In an interview, Maroulis said she was first approached about the project in 2018, the same year she had her first life-changing concussion that January. A wrestling partner’s mother was connected to director Dylan Mulick.

Maroulis agreed to the film in part to help spread mental health awareness in sports. Later, she cried while watching the 2020 HBO film, “The Weight of Gold,” on the mental health challenges that other Olympians faced, because it resonated with her so much.

“When you’re going through something, it sometimes gives you an anchor of hope to know that someone’s been through it before, and they’ve overcome it,” she said.

Maroulis’ comeback story hit a crossroads at the Olympic trials in April 2021, where the winner of a best-of-three finals series in each weight class made Team USA.
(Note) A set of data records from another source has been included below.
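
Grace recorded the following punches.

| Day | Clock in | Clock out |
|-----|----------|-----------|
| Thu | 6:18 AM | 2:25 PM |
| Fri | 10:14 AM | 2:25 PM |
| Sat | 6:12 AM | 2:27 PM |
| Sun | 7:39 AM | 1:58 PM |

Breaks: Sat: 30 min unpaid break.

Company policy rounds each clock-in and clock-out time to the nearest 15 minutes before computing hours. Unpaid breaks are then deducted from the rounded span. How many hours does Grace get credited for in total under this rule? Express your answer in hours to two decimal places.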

Maroulis won the opening match against Jenna Burkert, but then lost the second match. Statistically, a wrestler who loses the second match in a best-of-three series usually loses the third. But Maroulis pinned Burkert just 22 seconds into the rubber match to clinch the Olympic spot.

Shen then revealed that she tore an MCL two weeks earlier.

“They told me I would have to be in a brace for six weeks,” she said then. “I said, ‘I don’t have that. I have two and a half.’”

Maroulis said she later asked the director what would have happened if she didn’t make the team for Tokyo. She was told the film still have been done.

“He had mentioned this isn’t about a sports story or sports comeback story,” Maroulis said. “This is about a human story. And we’re using wrestling as the vehicle to tell this story of overcoming and healing and rediscovering oneself.”

Maroulis said she was told that, during filming, the project was pitched to the production company of actor Chris Pratt, who wrestled in high school in Washington. Pratt signed on as a producer.

“Wrestling has made an impact on his life, and so he wants to support these kinds of stories,” said Maroulis, who appeared at last month’s Santa Barbara Film Festival with Pratt.

Pratt said he knew about Maroulis before learning about the film, which he said “needed a little help to get it over the finish line,” according to a public relations company promoting the film.

The film also highlights the rest of the six-woman U.S. Olympic wrestling team in Tokyo. Four of the six won a medal, including Tamyra Mensah-Stock‘s gold.

“I was excited to be part of, not just (Maroulis’) incredible story, but also helping to further advance wrestling and, in particular, female wrestling,” Pratt said, according to responses provided by the PR company from submitted questions. “To me, the most compelling part of Helen’s story is the example of what life looks like after a person wins a gold medal. The inevitable comedown, the trauma around her injuries, the PTSD, the drive to continue that is what makes her who she is.”

Maroulis, who now trains in Arizona, hopes to qualify for this year’s world championships and next year’s Olympics.

“I try to treat every Games as my last,” she said. “Now I’m leaning toward being done [after 2024], but never say never.”